The importance of effective and sustainable cost management

Start-ups will need to be looking to take every measure possible to ensure effective and sustainable cost-management. Such measures might include:

  • Establishment and/or expansion of EMI share option schemes to help counter any salary cuts or freezes and continue to attract the best talent

  • Review of existing commercial contracts with a focus on:

    - Any onerous terms that counterparties might look to rely on to lock the company in at future times of crisis

    - Any force majeure clause that might allow the company to terminate in the event that its future obligations cannot be performed in light of COVID-19

  • Review of existing investor rights, to ensure that any emergency funding measures (e.g. down rounds) don't breach terms and upset existing investors

  • Consideration of alternative investment structures, such as advance subscription agreements, which can be used to navigate disagreements as to company valuation and attract investors looking to rely on the EIS/SEIS tax schemes

  • Cost-saving on space. How effectively has the business operated with employees working from home? Could a longer-term flexible working scheme benefit both the company's cashflow and employee welfare?
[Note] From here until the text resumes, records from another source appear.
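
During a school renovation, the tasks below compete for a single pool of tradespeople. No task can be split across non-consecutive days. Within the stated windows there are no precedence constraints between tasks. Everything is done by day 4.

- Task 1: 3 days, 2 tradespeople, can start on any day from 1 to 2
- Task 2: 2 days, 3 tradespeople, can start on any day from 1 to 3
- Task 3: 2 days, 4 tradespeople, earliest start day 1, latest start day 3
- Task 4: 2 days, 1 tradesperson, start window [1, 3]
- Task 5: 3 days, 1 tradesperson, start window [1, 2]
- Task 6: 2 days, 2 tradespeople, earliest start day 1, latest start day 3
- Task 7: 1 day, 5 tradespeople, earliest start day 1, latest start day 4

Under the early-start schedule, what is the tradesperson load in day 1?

18

At early start, day 1 has: Task 1, Task 2, Task 3, Task 4, Task 5, Task 6, Task 7.
Demand: 2 + 3 + 4 + 1 + 1 + 2 + 5 = 18.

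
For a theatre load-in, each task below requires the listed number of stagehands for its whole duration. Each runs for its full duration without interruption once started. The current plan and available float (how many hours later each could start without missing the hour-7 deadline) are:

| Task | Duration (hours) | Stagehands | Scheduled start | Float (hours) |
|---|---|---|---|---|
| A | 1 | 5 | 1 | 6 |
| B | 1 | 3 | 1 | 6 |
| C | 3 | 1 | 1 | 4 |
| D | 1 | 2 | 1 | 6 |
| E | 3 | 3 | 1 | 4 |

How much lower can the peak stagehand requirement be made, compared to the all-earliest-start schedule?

Early-start peak: h1:14  h2:4  h3:4  h4:0  h5:0  h6:0  h7:0 ⇒ 14.
Leveled (A@1, B@2, C@2, D@3, E@4): h1:5  h2:4  h3:3  h4:4  h5:3  h6:3  h7:0 ⇒ 5.
Reduction 14 − 5 = 9.

9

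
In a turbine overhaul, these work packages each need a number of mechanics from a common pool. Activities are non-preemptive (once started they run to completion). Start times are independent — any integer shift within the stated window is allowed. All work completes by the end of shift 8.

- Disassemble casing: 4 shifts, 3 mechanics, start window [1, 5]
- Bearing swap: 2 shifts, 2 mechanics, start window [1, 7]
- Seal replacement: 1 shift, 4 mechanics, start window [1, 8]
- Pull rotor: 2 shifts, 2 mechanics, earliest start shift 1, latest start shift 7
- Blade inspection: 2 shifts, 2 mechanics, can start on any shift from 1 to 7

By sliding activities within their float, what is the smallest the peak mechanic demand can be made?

5

Early-start (Disassemble casing@1, Bearing swap@1, Seal replacement@1, Pull rotor@1, Blade inspection@1) gives peak 13: s1:13  s2:9  s3:3  s4:3  s5:0  s6:0  s7:0  s8:0.
Shift Seal replacement→5, Pull rotor→3, Blade inspection→6.
Schedule Disassemble casing@1, Bearing swap@1, Seal replacement@5, Pull rotor@3, Blade inspection@6: s1:5  s2:5  s3:5  s4:5  s5:4  s6:2  s7:2  s8:0 — peak 5.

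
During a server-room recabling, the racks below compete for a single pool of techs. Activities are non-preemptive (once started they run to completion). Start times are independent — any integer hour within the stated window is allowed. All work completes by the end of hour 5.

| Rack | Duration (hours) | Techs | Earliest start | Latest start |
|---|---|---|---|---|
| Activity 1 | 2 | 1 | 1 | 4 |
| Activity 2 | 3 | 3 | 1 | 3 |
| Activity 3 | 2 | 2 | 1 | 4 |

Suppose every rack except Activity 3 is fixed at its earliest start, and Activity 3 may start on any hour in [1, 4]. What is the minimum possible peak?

4

Activity 3@1: h1:6  h2:6  h3:3  h4:0  h5:0 → peak 6
Activity 3@2: h1:4  h2:6  h3:5  h4:0  h5:0 → peak 6
Activity 3@3: h1:4  h2:4  h3:5  h4:2  h5:0 → peak 5
Activity 3@4: h1:4  h2:4  h3:3  h4:2  h5:2 → peak 4
Best is Activity 3@4, peak 4.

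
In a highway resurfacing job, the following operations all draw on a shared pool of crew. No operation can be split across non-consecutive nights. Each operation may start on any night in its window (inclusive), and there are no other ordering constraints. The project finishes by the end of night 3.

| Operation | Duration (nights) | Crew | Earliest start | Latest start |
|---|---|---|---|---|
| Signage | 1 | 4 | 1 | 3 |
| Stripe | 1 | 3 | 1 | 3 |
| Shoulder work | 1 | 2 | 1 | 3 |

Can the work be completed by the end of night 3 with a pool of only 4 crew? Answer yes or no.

yes

Schedule Signage@1, Stripe@2, Shoulder work@3: n1:4  n2:3  n3:2 — peak 4 ≤ 4.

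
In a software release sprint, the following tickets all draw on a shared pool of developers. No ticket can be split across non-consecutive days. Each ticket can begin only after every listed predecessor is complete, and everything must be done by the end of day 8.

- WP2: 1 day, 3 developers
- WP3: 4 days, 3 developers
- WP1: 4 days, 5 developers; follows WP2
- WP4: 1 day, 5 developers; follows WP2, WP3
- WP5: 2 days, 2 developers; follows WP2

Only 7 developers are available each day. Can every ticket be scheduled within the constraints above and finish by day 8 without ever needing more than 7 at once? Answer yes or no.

no

The minimum achievable peak is 8; 7 < 8, so no feasible schedule stays within the cap.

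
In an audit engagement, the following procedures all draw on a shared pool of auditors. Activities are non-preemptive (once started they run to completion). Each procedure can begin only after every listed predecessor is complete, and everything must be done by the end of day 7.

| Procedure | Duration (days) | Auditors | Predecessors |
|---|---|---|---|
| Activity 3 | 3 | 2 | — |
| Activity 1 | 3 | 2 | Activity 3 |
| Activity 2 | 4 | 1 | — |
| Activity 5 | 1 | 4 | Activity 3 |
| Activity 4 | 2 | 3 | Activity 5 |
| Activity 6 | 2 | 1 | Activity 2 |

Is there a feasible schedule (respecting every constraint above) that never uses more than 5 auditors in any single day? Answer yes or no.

The minimum achievable peak is 6; 5 < 6, so no feasible schedule stays within the cap.

no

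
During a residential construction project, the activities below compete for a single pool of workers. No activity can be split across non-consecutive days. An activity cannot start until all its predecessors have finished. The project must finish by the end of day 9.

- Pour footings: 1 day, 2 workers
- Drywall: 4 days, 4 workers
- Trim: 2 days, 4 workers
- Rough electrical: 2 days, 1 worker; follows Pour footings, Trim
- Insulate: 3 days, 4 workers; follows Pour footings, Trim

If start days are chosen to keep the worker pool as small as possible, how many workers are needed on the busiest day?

Early-start (Pour footings@1, Drywall@1, Trim@1, Rough electrical@3, Insulate@3) gives peak 10: d1:10  d2:8  d3:9  d4:9  d5:4  d6:0  d7:0  d8:0  d9:0.
Shift Trim→5, Rough electrical→7, Insulate→7.
Schedule Pour footings@1, Drywall@1, Trim@5, Rough electrical@7, Insulate@7: d1:6  d2:4  d3:4  d4:4  d5:4  d6:4  d7:5  d8:5  d9:4 — peak 6.

6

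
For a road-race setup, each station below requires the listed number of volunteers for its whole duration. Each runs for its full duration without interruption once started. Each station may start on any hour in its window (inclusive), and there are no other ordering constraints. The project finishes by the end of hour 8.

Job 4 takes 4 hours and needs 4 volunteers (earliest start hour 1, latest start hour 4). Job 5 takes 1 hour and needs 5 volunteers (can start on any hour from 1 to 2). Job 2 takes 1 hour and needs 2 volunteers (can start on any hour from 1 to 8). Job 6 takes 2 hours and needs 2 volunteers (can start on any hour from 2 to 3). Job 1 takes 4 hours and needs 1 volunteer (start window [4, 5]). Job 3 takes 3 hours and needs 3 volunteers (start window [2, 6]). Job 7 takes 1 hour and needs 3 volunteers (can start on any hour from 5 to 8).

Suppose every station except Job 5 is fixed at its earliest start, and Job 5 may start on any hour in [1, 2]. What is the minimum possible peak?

11

Job 5@1: h1:11  h2:9  h3:9  h4:8  h5:4  h6:1  h7:1  h8:0 → peak 11
Job 5@2: h1:6  h2:14  h3:9  h4:8  h5:4  h6:1  h7:1  h8:0 → peak 14
Best is Job 5@1, peak 11.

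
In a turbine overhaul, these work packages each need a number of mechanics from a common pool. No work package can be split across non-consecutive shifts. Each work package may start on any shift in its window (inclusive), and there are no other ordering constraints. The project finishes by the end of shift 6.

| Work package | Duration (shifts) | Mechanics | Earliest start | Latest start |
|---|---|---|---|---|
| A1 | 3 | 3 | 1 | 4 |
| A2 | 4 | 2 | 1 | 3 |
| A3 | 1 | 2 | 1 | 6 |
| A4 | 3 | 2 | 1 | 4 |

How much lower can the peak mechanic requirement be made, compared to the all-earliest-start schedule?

Early-start peak: s1:9  s2:7  s3:7  s4:2  s5:0  s6:0 ⇒ 9.
Leveled (A1@1, A2@1, A3@5, A4@4): s1:5  s2:5  s3:5  s4:4  s5:4  s6:2 ⇒ 5.
Reduction 9 − 5 = 4.

4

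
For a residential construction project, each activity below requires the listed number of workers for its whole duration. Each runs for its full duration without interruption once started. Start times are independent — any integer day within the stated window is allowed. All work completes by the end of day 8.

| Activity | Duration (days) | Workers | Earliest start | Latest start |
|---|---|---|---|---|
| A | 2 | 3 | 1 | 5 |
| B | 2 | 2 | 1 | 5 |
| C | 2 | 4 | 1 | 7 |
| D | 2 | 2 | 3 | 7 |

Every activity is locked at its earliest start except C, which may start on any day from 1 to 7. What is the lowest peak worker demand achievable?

5

C@1: d1:9  d2:9  d3:2  d4:2  d5:0  d6:0  d7:0  d8:0 → peak 9
C@2: d1:5  d2:9  d3:6  d4:2  d5:0  d6:0  d7:0  d8:0 → peak 9
C@3: d1:5  d2:5  d3:6  d4:6  d5:0  d6:0  d7:0  d8:0 → peak 6
C@4: d1:5  d2:5  d3:2  d4:6  d5:4  d6:0  d7:0  d8:0 → peak 6
C@5: d1:5  d2:5  d3:2  d4:2  d5:4  d6:4  d7:0  d8:0 → peak 5
C@6: d1:5  d2:5  d3:2  d4:2  d5:0  d6:4  d7:4  d8:0 → peak 5
C@7: d1:5  d2:5  d3:2  d4:2  d5:0  d6:0  d7:4  d8:4 → peak 5
Best is C@5, peak 5.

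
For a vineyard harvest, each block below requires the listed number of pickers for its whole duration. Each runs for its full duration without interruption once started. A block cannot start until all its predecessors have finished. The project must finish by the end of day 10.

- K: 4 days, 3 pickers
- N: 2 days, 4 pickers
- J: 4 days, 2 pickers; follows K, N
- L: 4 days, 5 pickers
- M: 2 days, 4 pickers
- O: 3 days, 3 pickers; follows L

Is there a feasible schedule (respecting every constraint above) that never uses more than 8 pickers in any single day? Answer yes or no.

Schedule K@1, N@1, J@5, L@3, M@9, O@7: d1:7  d2:7  d3:8  d4:8  d5:7  d6:7  d7:5  d8:5  d9:7  d10:4 — peak 8 ≤ 8.

yes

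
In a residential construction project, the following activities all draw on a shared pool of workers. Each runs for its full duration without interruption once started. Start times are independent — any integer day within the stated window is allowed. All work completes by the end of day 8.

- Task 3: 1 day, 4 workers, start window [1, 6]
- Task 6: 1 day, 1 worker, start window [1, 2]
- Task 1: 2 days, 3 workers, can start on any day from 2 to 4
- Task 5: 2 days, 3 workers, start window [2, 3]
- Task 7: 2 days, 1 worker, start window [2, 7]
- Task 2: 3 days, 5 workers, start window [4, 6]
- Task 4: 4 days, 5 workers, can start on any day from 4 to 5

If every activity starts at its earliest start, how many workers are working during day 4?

At early start, day 4 has: Task 2, Task 4.
Demand: 5 + 5 = 10.

10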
Over the coming months, investor scrutiny and the demands placed on start-ups will continue to increase. But, instead of feeling overly pessimistic about the future, founders and CEOs should look at the now thriving businesses founded in the post-financial crisis era including the likes of Whatsapp, Instagram, Uber and Pinterest, to name but a few. Crises of this scale highlight fundamental weaknesses in existing systems and gaps in the market. For example, look at the unprecedented growth of Zoom in recent months.

The ability to innovate and create solutions is key to any start-up's success, crisis or no crisis. Yes, demand may be down and cash may be more strapped than ever, but many of the challenges faced in the post-COVID-19 era can be tempered if start-ups continue to rely on some of the measures that will no doubt have proven vital to their early growth. Turning to old tactics, rather than implementing drastic measures, is a practical way to ensure sustainable, long-term growth and investor interest.